There are a number of reasons for the Bill’s delay, including certain reservations of the President; consultative issues, seemingly cleared up by the referral of the Bill to the National House of Traditional Leaders; and constitutional issues regarding the Codes of Good practice and the Housing and Living Condition Standards for the minerals industry, which have now been resolved by the portfolio committee on mineral resources. Concerns regarding the implementation of other petroleum-related issues, particularly the state’s free carry and the dissolution of the petroleum agency have not been a focal point.
Though far from perfect, the Bill may attain something close enough given that the NCOP may yet summon stakeholders to report to it in regard to outstanding contentious issues by accepting petitions, representations or submissions as part of the meetings of its select committee on land and mineral resources. Those stakeholders may yet have an opportunity to get a second bite at the cherry and help deliver a less objectionable piece of legislation. Any petitions, representations, submissions, public consultations or hearings will undoubtedly be a much more curtailed process given that stakeholders have had an extended period to get their ducks in a row. Given context it will be comforting to have the Bill passed in the early part of next year so that we have a legislative framework to underpin the contractual terms which must ultimately be agreed between the investor and the Minister of Mineral Resources.
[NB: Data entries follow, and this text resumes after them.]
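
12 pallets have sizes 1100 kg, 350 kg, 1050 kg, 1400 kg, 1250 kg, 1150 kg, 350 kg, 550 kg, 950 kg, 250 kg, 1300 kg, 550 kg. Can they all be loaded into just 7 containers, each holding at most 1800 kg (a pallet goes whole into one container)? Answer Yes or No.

Yes

A valid assignment using 7 containers:
  container 1: 1400 + 350 = 1750
  container 2: 1300 + 350 = 1650
  container 3: 1250 + 550 = 1800
  container 4: 1150 + 550 = 1700
  container 5: 1100 + 250 = 1350
  container 6: 1050 = 1050
  container 7: 950 = 950
Every load is within 1800 kg, so 7 containers suffice.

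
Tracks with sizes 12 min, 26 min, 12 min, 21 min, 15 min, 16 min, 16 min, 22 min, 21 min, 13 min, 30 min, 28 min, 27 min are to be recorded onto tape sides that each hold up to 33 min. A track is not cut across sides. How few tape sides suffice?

9

Total = 30 + 28 + 27 + 26 + 22 + 21 + 21 + 16 + 16 + 15 + 13 + 12 + 12 = 259 min.
Lower bound: ⌈259/33⌉ = 8 tape sides.
A packing using 9 tape sides:
  side 1: 30 = 30
  side 2: 28 = 28
  side 3: 27 = 27
  side 4: 26 = 26
  side 5: 22 = 22
  side 6: 21 + 12 = 33
  side 7: 21 + 12 = 33
  side 8: 16 + 16 = 32
  side 9: 15 + 13 = 28
No arrangement into 8 tape sides stays within capacity, so 9 is optimal.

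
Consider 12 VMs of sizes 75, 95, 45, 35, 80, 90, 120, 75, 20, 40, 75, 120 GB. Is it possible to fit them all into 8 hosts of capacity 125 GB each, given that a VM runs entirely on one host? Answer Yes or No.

Yes

A valid assignment using 8 hosts:
  host 1: 120 = 120
  host 2: 120 = 120
  host 3: 95 + 20 = 115
  host 4: 90 + 35 = 125
  host 5: 80 + 45 = 125
  host 6: 75 + 40 = 115
  host 7: 75 = 75
  host 8: 75 = 75
Every load is within 125 GB, so 8 hosts suffice.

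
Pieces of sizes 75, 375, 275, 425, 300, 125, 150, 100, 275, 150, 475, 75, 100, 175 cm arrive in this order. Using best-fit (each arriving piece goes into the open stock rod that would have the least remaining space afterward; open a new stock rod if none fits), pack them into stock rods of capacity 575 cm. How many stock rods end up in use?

  75 → stock rod 1 (new)  [load 75/575]
  375 → stock rod 1  [load 450/575]
  275 → stock rod 2 (new)  [load 275/575]
  425 → stock rod 3 (new)  [load 425/575]
  300 → stock rod 2  [load 575/575]
  125 → stock rod 1  [load 575/575]
  150 → stock rod 3  [load 575/575]
  100 → stock rod 4 (new)  [load 100/575]
  275 → stock rod 4  [load 375/575]
  150 → stock rod 4  [load 525/575]
  475 → stock rod 5 (new)  [load 475/575]
  75 → stock rod 5  [load 550/575]
  100 → stock rod 6 (new)  [load 100/575]
  175 → stock rod 6  [load 275/575]
6 stock rods opened.

6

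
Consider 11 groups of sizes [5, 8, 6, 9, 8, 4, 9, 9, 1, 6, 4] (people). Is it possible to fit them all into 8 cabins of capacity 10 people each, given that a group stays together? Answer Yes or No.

A valid assignment using 8 cabins:
  cabin 1: 9 + 1 = 10
  cabin 2: 9 = 9
  cabin 3: 9 = 9
  cabin 4: 8 = 8
  cabin 5: 8 = 8
  cabin 6: 6 + 4 = 10
  cabin 7: 6 + 4 = 10
  cabin 8: 5 = 5
Every load is within 10 people, so 8 cabins suffice.

Yes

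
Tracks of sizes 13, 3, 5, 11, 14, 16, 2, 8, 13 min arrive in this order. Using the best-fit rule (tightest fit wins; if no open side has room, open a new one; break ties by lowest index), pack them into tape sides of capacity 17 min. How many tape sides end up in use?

  13 → side 1 (new)  [load 13/17]
  3 → side 1  [load 16/17]
  5 → side 2 (new)  [load 5/17]
  11 → side 2  [load 16/17]
  14 → side 3 (new)  [load 14/17]
  16 → side 4 (new)  [load 16/17]
  2 → side 3  [load 16/17]
  8 → side 5 (new)  [load 8/17]
  13 → side 6 (new)  [load 13/17]
6 tape sides opened.

6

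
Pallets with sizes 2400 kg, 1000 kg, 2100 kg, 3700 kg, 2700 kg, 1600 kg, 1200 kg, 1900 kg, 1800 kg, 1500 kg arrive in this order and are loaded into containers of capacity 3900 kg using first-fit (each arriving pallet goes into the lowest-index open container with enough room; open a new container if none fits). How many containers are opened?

  2400 → container 1 (new)  [load 2400/3900]
  1000 → container 1  [load 3400/3900]
  2100 → container 2 (new)  [load 2100/3900]
  3700 → container 3 (new)  [load 3700/3900]
  2700 → container 4 (new)  [load 2700/3900]
  1600 → container 2  [load 3700/3900]
  1200 → container 4  [load 3900/3900]
  1900 → container 5 (new)  [load 1900/3900]
  1800 → container 5  [load 3700/3900]
  1500 → container 6 (new)  [load 1500/3900]
6 containers opened.

6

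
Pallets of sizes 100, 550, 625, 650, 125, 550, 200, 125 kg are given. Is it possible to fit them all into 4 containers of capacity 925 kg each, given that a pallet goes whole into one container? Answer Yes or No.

Yes

A valid assignment using 4 containers:
  container 1: 650 + 200 = 850
  container 2: 625 + 125 + 125 = 875
  container 3: 550 + 100 = 650
  container 4: 550 = 550
Every load is within 925 kg, so 4 containers suffice.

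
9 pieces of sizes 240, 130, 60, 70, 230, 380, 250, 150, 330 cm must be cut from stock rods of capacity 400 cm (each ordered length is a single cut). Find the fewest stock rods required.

Total = 380 + 330 + 250 + 240 + 230 + 150 + 130 + 70 + 60 = 1840 cm.
Lower bound: ⌈1840/400⌉ = 5 stock rods.
A packing using 5 stock rods:
  stock rod 1: 380 = 380
  stock rod 2: 330 + 70 = 400
  stock rod 3: 250 + 150 = 400
  stock rod 4: 240 + 130 = 370
  stock rod 5: 230 + 60 = 290
This matches the lower bound, so 5 is optimal.

5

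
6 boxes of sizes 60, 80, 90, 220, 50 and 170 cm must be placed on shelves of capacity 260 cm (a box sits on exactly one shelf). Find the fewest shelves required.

3

Total = 220 + 170 + 90 + 80 + 60 + 50 = 670 cm.
Lower bound: ⌈670/260⌉ = 3 shelves.
A packing using 3 shelves:
  shelf 1: 220 = 220
  shelf 2: 170 + 90 = 260
  shelf 3: 80 + 60 + 50 = 190
This matches the lower bound, so 3 is optimal.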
Meanwhile, the Minister of Energy’s revelation at her Energy Department Budget Speech in May this year, that new legislation was in the offing is telling. Specifically the proposed Amendment of the National Energy Regulation Act; Gas Amendment Bill; Upstream Gas Bill; and Petroleum Agency of South Africa Establishment Bill, seems to indicate that parts of our current oil and gas legislation will be detached from the MPRDA and the much talked about separation of the petroleum sector from the mining industry may have already begun, if only in an understated, but different way than we might have expected.
This may be an indication that oil and gas exploration and production in South Africa will soon be regulated by more than just the Minerals and Petroleum Resources Development Act. Navigating hybrid legislation is not unusual in the South African context nor is it by any means an insurmountable task.